Something about rights seems to be eluding the loyal opposition here. Rights don’t depend on “being harmless.” But even if they did…no one is showing that any harm exists anyway! The argument is wrong both ways!
I’m sorry, what reasonable disagreement should we have? You want to deny my friends and my family fundamental rights afforded to all Americans and humans all over the world. There’s no reasonable disagreement to be had, any more than there was on the topic of slavery. You’re wrong, you’re on the wrong side of history, and there’s no reason to pretend otherwise.
It was also phenomenally dumb for an assortment of reasons that we’ve gone over in this thread. Yes, even statement meant as inflammatory hyperbole can be better or worse; yours falls clearly deep in the “worse” end of that spectrum, around “is this guy even serious?”
But you’re not banning me from marrying someone because of my sexual orientation; you’re banning me from marrying someone because of my sex.
Pre-Loving, people said You Can’t Marry Her, Because You’re White; If You Were Black, You Totally Could. Post-Loving, you’re saying You Can’t Marry Him, Because You’re Male; If You Were Female, You Totally Could.
They were wrong then, and would need to do better than “rational basis” now. You’re wrong now, and need to do better than “rational basis” now.

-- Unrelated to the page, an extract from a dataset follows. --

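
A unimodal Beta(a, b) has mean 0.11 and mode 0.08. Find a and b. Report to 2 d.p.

a = 3.08, b = 24.92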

“We only hire females” requires intermediate scrutiny; it can be done, but it’s hard. “We only hire blacks” requires strict scrutiny; it can still be done, but it’s even harder. "We only hire people who are at least eighteen – sure, that’s an easy bit of rational basis, but this ain’t that.
This you’d let me do if I were a different [del]race[/del] sex; rational basis ain’t enough.
Having studied all the possible harms that anyone can imagine is not a reasonable standard. It’s incumbent on supporters of discriminatory laws to demonstrate a reason–any reason–for the discrimination. And they’ve failed spectacularly to do so, despite tremendous effort at doing so.
Sure. Fortunately, it’s trivially easy. Jim Crow treated black people as second-class citizens, denying them rights for no good reason, instead basing the discrimination initially on explicit racism, and later changing it to states’ rights arguments when society started to frown on that sort of explicit racism. Some folks were okay with that. Anti-SSM laws treat gay people as second-class citizens, denying them rights for no good reason, instead basing the discrimination initially on explicit homophobia, and later changing it to states’ rights arguments when society started to frown on that sort of explicit homophobia. Some folks are okay with that. In the particulars, there are a few differences, but the structure of both systems have significant relevant similarities.
No, we don’t need to debate every word out there.
Wow, it’s a textbook example of one of the Good Doctor’s observations:
[QUOTE=Isaac Asimov]
Anti-intellectualism has been a constant thread winding its way through our political and cultural life, nurtured by the false notion that democracy means that “my ignorance is just as good as your knowledge”.
[/QUOTE]
Yes, in much the same way that the lightning doesn’t compare with the lightning bug.